穿越之范家娘子
一直坐在一旁没有吭声的管歆插口道:“癸酉与丁酉差了两帙,也就是说,我兄弟二人长你二十四岁。就算你是个女子,称大哥为兄长,也太失礼了。”
“可是,我大哥比我大二十五岁。而且,称呼别人是不是失礼,跟自己是男是女没有关系吧?大叔。”对着管歆,李静很自然的能够开口叫一声“大叔”。
“你……你……”管歆指着李静吐出了两个“你”字,就涨红了脸色,没了下文。
“让之姝小姐见笑了,家弟虽是这般长相,实际上,对女子,总是存了三分莫名的畏怯之情,是个很单纯的孩子。”管白说着,看着管歆,温润中带着一丝宠溺的笑了开来。

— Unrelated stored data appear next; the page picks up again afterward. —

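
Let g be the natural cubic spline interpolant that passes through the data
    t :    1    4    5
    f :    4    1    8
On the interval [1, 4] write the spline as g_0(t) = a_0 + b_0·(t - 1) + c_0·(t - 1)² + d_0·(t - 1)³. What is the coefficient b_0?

Let m_i = g''(x_i). Step sizes h_i = 3, 1; slopes of the chords Δ_i = (y_(i+1) - y_i)/h_i = -1, 7.
  3·m_0 + 8·m_1 + 1·m_2 = 6(Δ_1 - Δ_0) = 48
Natural end conditions: m_0 = m_2 = 0.
Solving: m_0 = 0, m_1 = 6, m_2 = 0.
On [1, 4], with g_0(t) = a_0 + b_0·(t - 1) + c_0·(t - 1)² + d_0·(t - 1)³: c_0 = m_0/2 = 0, d_0 = (m_1 - m_0)/(6h_0) = 1/3, b_0 = Δ_0 - h_0(2m_0 + m_1)/6 = -4.

-4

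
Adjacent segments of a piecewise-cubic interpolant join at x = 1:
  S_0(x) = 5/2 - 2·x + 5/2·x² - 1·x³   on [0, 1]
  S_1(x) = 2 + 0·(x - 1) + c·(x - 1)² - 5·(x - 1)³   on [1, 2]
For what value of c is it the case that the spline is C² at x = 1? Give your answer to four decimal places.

S_0''(x) = 5 - 6·x, so S_0''(1) = -1. On the right, S_1''(1) = 2c, so c = -1/2.

-0.5000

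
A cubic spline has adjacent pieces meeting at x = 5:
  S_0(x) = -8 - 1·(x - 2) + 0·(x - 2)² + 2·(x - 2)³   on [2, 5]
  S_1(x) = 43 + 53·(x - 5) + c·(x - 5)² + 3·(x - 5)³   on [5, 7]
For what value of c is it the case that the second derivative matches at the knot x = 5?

18

S_0''(x) = 0 + 12·(x - 2), so S_0''(5) = 36. On the right, S_1''(5) = 2c, so c = 18.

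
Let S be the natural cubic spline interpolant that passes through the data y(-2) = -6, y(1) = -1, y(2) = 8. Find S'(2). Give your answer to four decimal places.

Let M_i = S''(x_i). Step sizes h_i = 3, 1; slopes of the chords Δ_i = (y_(i+1) - y_i)/h_i = 5/3, 9.
  3·M_0 + 8·M_1 + 1·M_2 = 6(Δ_1 - Δ_0) = 44
Natural end conditions: M_0 = M_2 = 0.
Forward elimination and back-substitution give M_0 = 0, M_1 = 11/2, M_2 = 0.
On [1, 2], S'(x) = b_1 + 2c_1·(x - 1) + 3d_1·(x - 1)² with b_1 = Δ_1 - h_1(2M_1 + M_2)/6 = 43/6, c_1 = M_1/2 = 11/4, d_1 = (M_2 - M_1)/(6h_1) = -11/12. So S'(2) = 119/12.

9.9167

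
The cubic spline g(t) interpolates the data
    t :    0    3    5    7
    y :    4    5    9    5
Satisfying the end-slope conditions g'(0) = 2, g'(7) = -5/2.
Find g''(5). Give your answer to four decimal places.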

李静被管白的牙齿晃得全身莫名起了个冷颤,称呼三十六岁的男子为“孩子”,还是出自跟对方同龄,但看上去比对方年轻了十岁的人的口中。管白的一句话,让李静莫名觉得,她进入了一个她尚不理解的脱离常识的异世界。
而且,本能的,李静意识到了,比起奸商管事来,美人船医要可怕数倍;还有,绝对不能在美人船医面前为难奸商管事。
终于见到这艘商船的当家的,李静在管白开口之前,绽开额头的莲花笑得一脸天真讨好的开口道:“苏叔叔好。”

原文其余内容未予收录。